Suffering a tragedy can also be understood as an ordeal: “I have been living a daily ordeal since an unconscious person ran over my son,” “This ordeal will not end until my niece's body appears.”

Sometimes, the torture is nothing more than a bad moment , without becoming something truly tragic: “Have you traveled on the subway first thing in the morning? It is an ordeal that I would like to avoid” , “Getting served in this restaurant is an ordeal” .

The examples presented up to the previous paragraph demonstrate that the use of this term is truly broad, since it can be used both to describe an authentic tragedy that generates very deep pain in those who must go through it, as well as an annoying situation but without much importance or significance , as be the ineptitude of an employee in a store or the delay caused by a traffic jam on a major avenue.

Public transport

The notion of torture can refer to discomfort: "Traveling on public transportation in this city is an ordeal."

Death penalty

The term torture can be used as a synonym for the death penalty (also known as execution and capital punishment ), a measure used to cause death to a person convicted by the State, as the maximum punishment for having committed a capital crime.

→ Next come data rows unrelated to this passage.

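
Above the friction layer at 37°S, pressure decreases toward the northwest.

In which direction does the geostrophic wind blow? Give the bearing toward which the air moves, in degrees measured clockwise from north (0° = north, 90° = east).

The pressure-gradient force points toward the northwest (bearing 315°).
Geostrophic balance: in the Southern Hemisphere the Coriolis force deflects motion to the left, so the geostrophic wind blows 90° to the left of the pressure-gradient force (low pressure on the right).
Rotating 315° by 90° counterclockwise gives 225° — the wind blows toward the southwest.

225°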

With the exception of Belarus , the death penalty has been abolished in Europe and its practice criminalized, and the same is true in much of the world, although it is still allowed in countries such as Japan , Botswana and the United States .

The torture of Tantalus

Tantalus is the name of one of the sons of Zeus , according to Greek mythology, and his story has a truly terrifying ending, as he ended up being sent to Tartarus , the bottom of the Underworld , where the wicked receive terrible punishments for their crimes.

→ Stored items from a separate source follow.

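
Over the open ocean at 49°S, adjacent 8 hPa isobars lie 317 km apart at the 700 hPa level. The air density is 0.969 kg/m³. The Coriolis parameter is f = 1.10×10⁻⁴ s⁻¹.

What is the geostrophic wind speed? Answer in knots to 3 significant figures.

46.0 knots

Pressure gradient: |∂P/∂n| = 800 Pa / 317000 m = 2.52×10⁻³ Pa/m
Geostrophic balance (pressure-gradient force = Coriolis force):
V_g = (1/(fρ)) |∂P/∂n| = 2.52×10⁻³ / (1.10×10⁻⁴ × 0.969) = 23.7 m/s
Converting: 23.7 m/s × 1.944 = 46.0 knots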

After being invited by Zeus to share the table with the gods of Olympus , Tantalus did not hesitate to tell his experience to mortals or to reveal secrets that they should not know. Likewise, as if he had not shown enough signs of disloyalty, he decided to steal ambrosia and nectar to support his story with irrefutable evidence.

But this is nothing compared to his subsequent crimes , such as having offered his own son as a dish for a banquet for the gods, dismembering him and serving him himself. Zeus , tired of Tantalus ' atrocities and lies, crushed him with a stone and condemned him to eternal torture.

Tantalus's torture consists of spending eternity in a lake, with water up to his chin, under a threatening rock that hangs over him and a fruit tree that moves away every time he tries to eat one of them: to pay for his mistakes. , you will forever suffer intimidation and the impossibility of satisfying your hunger and thirst.